Ticino separatist quits political stage for good

The founder and controversial leader of Ticino’s nationalist Lega dei Ticinese party, Giuliano Bignasca, has died at age 67. Although rarely heard beyond the northern borders of his canton, he earned a national reputation as an ardent anti-European.

The founder and controversial leader of Ticino’s nationalist Lega dei Ticinese party, Giuliano Bignasca, has died at age 67. Although rarely heard beyond the northern borders of his canton, he earned a national reputation as an ardent anti-European.
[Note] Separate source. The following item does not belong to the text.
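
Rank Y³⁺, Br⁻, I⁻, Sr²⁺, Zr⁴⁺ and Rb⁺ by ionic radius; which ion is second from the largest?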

Bignasca was found dead at his home early Thursday. The city council, on which he served, confirmed his death but gave no details.
 
Bignasca founded in 1991 the Lega, which became a major force in Switzerland’s Italian-speaking Ticino. He was considered the heart and soul of the party and its main financial backer.
 
It went from a small group fighting the status quo to one of Ticino’s political powerhouses, becoming the biggest party at the April 2011 cantonal parliamentary elections.
 
“The Lega was Bignasca,” said party member Marco Borradori, who is the head of canton’s construction department.   
 
The Lega has never played a major political role north of the Alps despite usually sending two representatives to parliament in Bern. Bignasca himself spent time in the House of Representatives, in 1994 and 1995, and from 1999 to 2003, but he failed to have an impact, notably due to his lack of knowledge of German according to observers.

Some influence

However, this did not mean the Lega has been without influence. It helped defeat plans for Switzerland to join the European Economic Area in 1992 in a nationwide vote. This was considered a loss for the political establishment and a victory for Switzerland’s anti-European movement that still resonates today.
 
Bignasca and his party embodied the anti-European stance in their own way. Since then, they have been profoundly against closer ties with the European Union, demanded a strict application of Swiss neutrality and fought against Switzerland joining the United Nations.
 
The Lega’s biggest national success came when it almost singlehandedly forced (and won) a nationwide vote against sending Swiss UN peacekeepers abroad.
 
Voters in Ticino, influenced by Bignasca and his party, have always voted in recent years against new bilateral accords with the EU. Enough for most observers to consider the Lega’s leader the reason for Ticino’s isolationist outlook.
 
The Lega has also backed tougher restrictions for asylum seekers and less immigration. Bignasca, himself a former top-level football player, once famously complained that the Swiss national team had too many dark-skinned players.

Few friends

The party has been at odds with Ticino’s neighbour Italy too.
 
During the 2011 election campaign, Bignasca complained about the Italians and demanded restrictions on the number of cross-border workers making their way to Ticino. He even advocated building a four-metre wall between Switzerland and Italy.   
 
But he still managed to have close ties to Italy’s once influential Lombardy League, and his was the only Swiss party that could claim to have any chance of being heard in Rome.
 
His friends in the rest of Switzerland were few and far between, partly due to the way the entrepreneur called Swiss Germans “bailiffs” and the parliament in Bern a “chicken coop”.
 
His outbursts got him into to trouble a number of times, but he also landed in court several times for other offenses including cocaine use. He was even once fined for offering a reward to people who removed radar speed traps from roads.